Volenti o nolenti, sul tema della legge elettorale e delle riforme istituzionali ci stanno tirando per i piedi. Per usare un’espressione mite. Da una settimana il sistema politico romano batte la gran cassa delle riforme. Ogni sera dai TG si apprende di incontri, scontri, riunioni, presunti accordi e disaccordi, in un incessante resoconto di quello che sarebbe potuto accadere, che ovviamente non c’è stato, ma che forse, se ci sarà un po’ più di fortuna accadrà domani. Tutto sulla base dell’ipotesi che in Parlamento stanno lavorando per noi, per darci un futuro sereno, in un contesto equilibrato dove poter decidere con senno le grande scelte individuali e familiari.

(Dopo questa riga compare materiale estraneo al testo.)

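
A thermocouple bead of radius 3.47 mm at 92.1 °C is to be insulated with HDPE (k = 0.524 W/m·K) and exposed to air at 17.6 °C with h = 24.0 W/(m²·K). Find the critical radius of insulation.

r_cr = 4.37 cm

For a sphere, r_cr = 2k_ins/h = 2·0.524/24.0 = 0.0437 m = 4.37 cm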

Il cittadino, a sentire “loro”, dovrebbe essere riconoscente del notevole lavoro fatto in questi mesi per comporre un governo e una agenda politica degna di questo malandato Paese. Però, dopo 100 giorni dalle elezioni del 24 febbraio i provvedimenti realmente fatti sono pochini, per cui ieri è ritornato in campo il Colle, con la consueta formula del “presidenzialismo bonario” lungamente sperimentata con alterne fortune nel corso del 2012. Due parole sulla formula, per chi non fosse al corrente della variante istituzionale che è stata recentemente realizzata nella costituzione di fatto: il presidente della Repubblica invece di limitarsi a compiere il ruolo di garante e di notaio, ha esteso “bonariamente” i suoi poteri anche sul Parlamento e sul Governo, senza che siano intervenute varianti normative alla Costituzione repubblicana del 1947. Tutto ciò è stato favorito dalla capacità di Giorgio Napolitano di gestire con eleganza e in modo molto elastico il suo nuovo ruolo riconfermato ad aprile. Il presidente con poteri estesi però ha reso evidente che il dibattito sulle riforme istituzionali è solo un pretesto della casta politica per non fare quello che serve in un momento di profondissima crisi economica.

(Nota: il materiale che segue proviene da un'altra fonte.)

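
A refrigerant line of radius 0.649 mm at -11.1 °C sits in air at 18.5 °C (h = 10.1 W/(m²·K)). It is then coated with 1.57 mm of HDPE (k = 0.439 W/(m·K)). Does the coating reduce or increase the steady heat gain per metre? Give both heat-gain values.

Critical radius for a cylinder: r_cr = k/h = 0.0435 m = 4.35 cm.
Outer radius after coating: r₂ = 6.49×10^-4 + 0.00157 = 0.002219 m.
Since r₁ < r_cr and r₂ ≤ r_cr, the coating moves toward the maximum at r_cr — heat gain rises.
Bare: R = 1/(2πr₁h) = 24.28 m·K/W; Q = 29.6/24.28 = 1.22 W/m.
Coated: R = R_cond + R_conv = 7.547 m·K/W; Q = 29.6/7.547 = 3.92 W/m.

increases: 1.22 → 3.92 W/m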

Siamo in un sistema “semi-presidenziale” di fatto da almeno due anni, per cui non si capisce a che cosa possa servire che il Governo presenti un testo di una nuova legge costituzionale, che dovrebbe istituire una apposita commissione dei 40, che a sua volta dovrebbe redigere il progetto di variante costituzionale sulla forma di governo. Tutto questo per introdurre ciò che in pratica abbiamo già, ovvero un presidente della Repubblica che chiama a rapporto i ministri e il premier, gli dice che cosa fare, con quali tempi. Si è visto che quando escono dal Quirinale con degli ordini scritti in modo molto chiaro, i ministri o i vari capi di partito, con cura ripiegano il foglio in quattro, lo mettono in una busta. Purtroppo, una volta allontanati dal palazzo, ad un a distanza di sicurezza, senza bisogno di affrancatura, imbucano la busta nel primo tombino che trovano in strada.

Tutte le fognature portano al mare, e se la risacca sarà favorevole, qualcuno sulla spiaggia si ritroverà tra le mani i desiderata del Colle: correzione del porcellum, fine del bicameralismo perfetto e sobrietà sul finanziamento pubblico ai partiti. Se dovesse succedere a me rimetto la busta in mare.